Driving through towns like What Cheer, West Chester and Sigourney made me realize how happy I was to leave small town Iowa. It's not like I sit around in Ames and pine for the days of living in Washington (although I do miss the Chinese restaurant here) replete with its local politics of name, rank and how many relatives you have buried in the local cemetery. You can live in a small town for 60 years and still be a stranger to most and "that new guy" to pretty much everyone. There was a time when Heidi and I thought that we were small town people, having been raised in small towns. But it seems that any more, the liberal/progressive politics that we feel so strongly and living in small towns are pretty much mutually exclusive. And let's face it, rural Iowa is pretty conservative and that's not likely to change. We can talk all about how Iowa's a swing state, but the fact is that if you look in places like Story County where Ames is--Story County went pretty solidly for Kerry, if you look at the results from the individual precincts, it was mostly just Ames (the "city area") that voted Kerry, the rest went pretty much solidly Bush. I remember reading something around the time of the election that even Illinois, which is pretty darn blue and almost a sure bet in the Democratic column, would pretty much undoubtedly be a red state if it weren't for Chicago.

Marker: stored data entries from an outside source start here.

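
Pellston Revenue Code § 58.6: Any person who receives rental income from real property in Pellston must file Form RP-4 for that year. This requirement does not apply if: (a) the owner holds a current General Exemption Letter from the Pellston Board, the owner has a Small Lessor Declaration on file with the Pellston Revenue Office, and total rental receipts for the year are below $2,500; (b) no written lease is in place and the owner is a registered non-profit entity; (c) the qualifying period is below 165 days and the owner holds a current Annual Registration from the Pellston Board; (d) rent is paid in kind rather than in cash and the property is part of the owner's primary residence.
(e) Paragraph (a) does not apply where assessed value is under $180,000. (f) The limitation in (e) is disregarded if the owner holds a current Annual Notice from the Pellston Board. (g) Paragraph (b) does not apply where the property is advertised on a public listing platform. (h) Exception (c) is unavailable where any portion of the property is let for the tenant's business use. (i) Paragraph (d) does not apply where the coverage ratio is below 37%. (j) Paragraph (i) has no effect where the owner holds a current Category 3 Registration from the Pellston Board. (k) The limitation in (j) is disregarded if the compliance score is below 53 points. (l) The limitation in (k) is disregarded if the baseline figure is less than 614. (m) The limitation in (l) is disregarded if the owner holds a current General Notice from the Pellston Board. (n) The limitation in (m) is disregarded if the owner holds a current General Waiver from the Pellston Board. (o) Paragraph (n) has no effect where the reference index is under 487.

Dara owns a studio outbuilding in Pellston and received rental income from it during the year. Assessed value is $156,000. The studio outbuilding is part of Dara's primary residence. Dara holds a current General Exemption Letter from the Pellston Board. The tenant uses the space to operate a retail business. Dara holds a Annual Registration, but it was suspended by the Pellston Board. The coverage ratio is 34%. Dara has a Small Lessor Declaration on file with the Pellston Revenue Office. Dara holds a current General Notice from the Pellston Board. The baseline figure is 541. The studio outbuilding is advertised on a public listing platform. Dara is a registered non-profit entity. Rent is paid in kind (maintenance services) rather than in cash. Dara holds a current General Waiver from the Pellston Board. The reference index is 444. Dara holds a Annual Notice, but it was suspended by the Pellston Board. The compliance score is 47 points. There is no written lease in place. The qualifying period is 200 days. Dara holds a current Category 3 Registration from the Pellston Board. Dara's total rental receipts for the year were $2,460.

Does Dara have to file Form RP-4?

Exception (a)'s conditions are all satisfied: a current General Exemption Letter is held; a Small Lessor Declaration is on file; total rental receipts for the year are $2,460, below the $2,500 limit. Turning to paragraphs (e)–(f): (e) operates against (a): assessed value is $156,000, under the $180,000 limit. (f) does not operate here (no current Annual Notice is held), so (e) stands. Exception (a) does not apply.
Exception (b)'s conditions are all satisfied: there is no written lease; Dara is a registered non-profit. Turning to paragraph (g): (g) operates against (b): the property is publicly advertised. Exception (b) does not apply.
Exception (c) fails — the qualifying period is 200 days, not below 165 days.
All of (d)'s requirements are met (rent is paid in kind; the studio outbuilding is part of the primary residence). But: (i) operates against (d): the coverage ratio is 34%, below the 37% limit. (j) operates (a current Category 3 Registration is held), but yields to (k): (k) operates against (j): the compliance score is 47 points, below the 53 points limit. (l) is triggered (the baseline figure is 541, less than the 614 limit), but is itself disapplied by (m): (m) operates against (l): a current General Notice is held. (n) applies (a current General Waiver is held), but is itself disapplied by (o): (o) is engaged — the reference index is 444, under the 487 limit. (d) is therefore removed.
No exception is made out. Dara falls within the general rule.

Yes — Dara must file Form RP-4.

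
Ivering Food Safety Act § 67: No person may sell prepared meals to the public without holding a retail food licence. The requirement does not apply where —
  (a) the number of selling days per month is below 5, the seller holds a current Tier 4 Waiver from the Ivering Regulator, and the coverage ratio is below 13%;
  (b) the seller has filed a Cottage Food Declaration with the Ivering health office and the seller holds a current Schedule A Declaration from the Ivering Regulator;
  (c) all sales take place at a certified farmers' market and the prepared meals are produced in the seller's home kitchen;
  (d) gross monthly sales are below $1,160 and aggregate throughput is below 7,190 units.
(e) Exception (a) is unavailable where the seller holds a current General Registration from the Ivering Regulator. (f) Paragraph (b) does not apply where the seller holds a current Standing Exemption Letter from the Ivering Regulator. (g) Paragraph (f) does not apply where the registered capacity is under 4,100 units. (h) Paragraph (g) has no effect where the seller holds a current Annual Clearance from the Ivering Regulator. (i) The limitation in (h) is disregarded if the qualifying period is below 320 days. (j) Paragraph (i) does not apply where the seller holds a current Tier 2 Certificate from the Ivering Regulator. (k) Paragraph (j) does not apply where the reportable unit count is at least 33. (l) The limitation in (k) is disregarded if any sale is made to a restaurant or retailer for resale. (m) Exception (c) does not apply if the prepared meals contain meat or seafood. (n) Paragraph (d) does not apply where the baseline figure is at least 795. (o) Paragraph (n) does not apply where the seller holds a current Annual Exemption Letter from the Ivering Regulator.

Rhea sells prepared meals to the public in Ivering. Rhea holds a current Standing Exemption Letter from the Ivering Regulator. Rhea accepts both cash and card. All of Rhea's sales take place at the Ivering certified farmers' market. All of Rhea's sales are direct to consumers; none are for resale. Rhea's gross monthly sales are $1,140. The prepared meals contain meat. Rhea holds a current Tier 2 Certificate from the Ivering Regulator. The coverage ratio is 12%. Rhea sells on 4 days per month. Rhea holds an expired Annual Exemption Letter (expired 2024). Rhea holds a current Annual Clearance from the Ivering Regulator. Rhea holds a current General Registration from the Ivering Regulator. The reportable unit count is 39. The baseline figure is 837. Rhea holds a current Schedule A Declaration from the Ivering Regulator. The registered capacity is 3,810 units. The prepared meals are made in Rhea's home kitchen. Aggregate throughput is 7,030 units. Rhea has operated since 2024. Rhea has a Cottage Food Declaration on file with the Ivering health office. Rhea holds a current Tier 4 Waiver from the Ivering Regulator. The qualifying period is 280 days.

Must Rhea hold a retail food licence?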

So rural Iowa = red. But, unfortunately, rural Iowa also = dead and dying. It's everywhere you look when you drive through small towns. We've abandoned our small towns for suburbs to big cities--and our big cities have become donuts. I shudder when I think about living in a small town again. It frightens me how insulated they are and how much they can cut themselves off from the outside world. It makes me so glad that I left the one we lived in, no matter how much it might cost me in terms of dollars. It was worth every last penny.

But still, it's sad to see small towns shriveling up and blowing away in the wind.

1 comment:

Sudiegirl said...

Hey...I saw that you wrote about my hometown of Washington, IA...and you are right about the Chinese restaurant blowing others around out of the WATER! You do know that it used to be a drugstore, right? :0)

(Oh, god, do I sound like a townie or what?)

Anyway, I agreed with a lot of things you wrote...esp. about the difference between the eastern and western halves of the state. My ex is from Perry (1/2 hr west of Des Moines), and going past Perry gets pretty desolate until you hit the NE border.

I'm torn about the whole "small town atmosphere" thing, though...when you're a "lifer" like me and people know you because they know your mom, dad, sister, second cousin, grandma, or whoever, and can just come up to you in the grocery store and say any damn thing they want to, it really honks me off. I had a lawyer hire me on the sole qualification that he did my grandparents' taxes. Then he fired me. Now he's in a nursing home and thinks he's Napoleon or something (not a great loss...he was a crappy lawyer).

Anyway, I hope you enjoyed your stay, and have some crab rangoon for me!